Dr. Small detailed how Qatar’s support enabled Texas A&M’s branch campus in Doha’s Education City but came with contractual conditions.

Notably, Texas A&M agreed to grant the Qatar Foundation ownership of all intellectual property from research at the Doha campus. Small called this arrangement “particularly concerning given the potential military applications” of some projects conducted there.

Indeed, Texas A&M’s Qatar campus has undertaken hundreds of research projects – including sensitive work in engineering fields – that could have dual-use civilian and military applications.

Small warned that such provisions, hidden from public view, “compromise academic independence and integrity,” yet universities often fail to disclose them.

“When foreign regimes use American universities to promote their ideologies, and those institutions accept this funding without transparency or accountability, we are complicit in undermining our democratic values,” he testified.

Beyond academic freedom, national security concerns loom large.
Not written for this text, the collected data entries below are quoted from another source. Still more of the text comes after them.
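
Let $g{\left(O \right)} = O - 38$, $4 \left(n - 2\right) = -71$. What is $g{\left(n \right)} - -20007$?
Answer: $\frac{79813}{4} \approx 19953.0$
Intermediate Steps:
$n = - \frac{63}{4}$ ($n = 2 + \frac{1}{4} \left(-71\right) = 2 - \frac{71}{4} = - \frac{63}{4} \approx -15.75$)
$g{\left(O \right)} = -38 + O$
$g{\left(n \right)} - -20007 = \left(-38 - \frac{63}{4}\right) - -20007 = - \frac{215}{4} + 20007 = \frac{79813}{4}$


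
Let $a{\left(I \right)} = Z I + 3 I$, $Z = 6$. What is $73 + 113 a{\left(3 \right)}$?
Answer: $3124$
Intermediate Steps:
$a{\left(I \right)} = 9 I$ ($a{\left(I \right)} = 6 I + 3 I = 9 I$)
$73 + 113 a{\left(3 \right)} = 73 + 113 \cdot 9 \cdot 3 = 73 + 113 \cdot 27 = 73 + 3051 = 3124$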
Small noted Qatar’s close alignment with extremist networks, stating that Qatar maintains documented… ties to the Muslim Brotherhood… that calls for the destruction of Israel and the killing of Jews.”

He emphasized the risk of advanced research ending up in the wrong hands. Some Texas A&M projects in Qatar involve nuclear engineering and other technologies with potential weapons implications – a worrisome scenario given Qatar’s links to groups like the Brotherhood and even Hamas.

These concerns, heightened after Hamas’s October 2023 attack on Israel, have not gone unnoticed in Texas.

In late 2023, Texas A&M’s Board of Regents voted to wind down the Doha campus by 2028. University officials cited regional instability, but Small’s exposé of Qatar’s influence was a catalyst for reevaluation.

Small welcomed the decision to close the Qatar campus but cautioned that it’s not the end of the story. He urged lawmakers to investigate the “sensitive research activities” conducted in Doha and to force full disclosure of all Qatar–Texas A&M agreements.

His testimony has galvanized calls for greater oversight of foreign funding in academia as policymakers grapple with how to safeguard national security and academic integrity in an era of big-dollar international partnerships.

The case of Qatar’s billion-dollar influence at Texas A&M, Small argued, is a wake-up call to defend American universities’ independence from authoritarian money.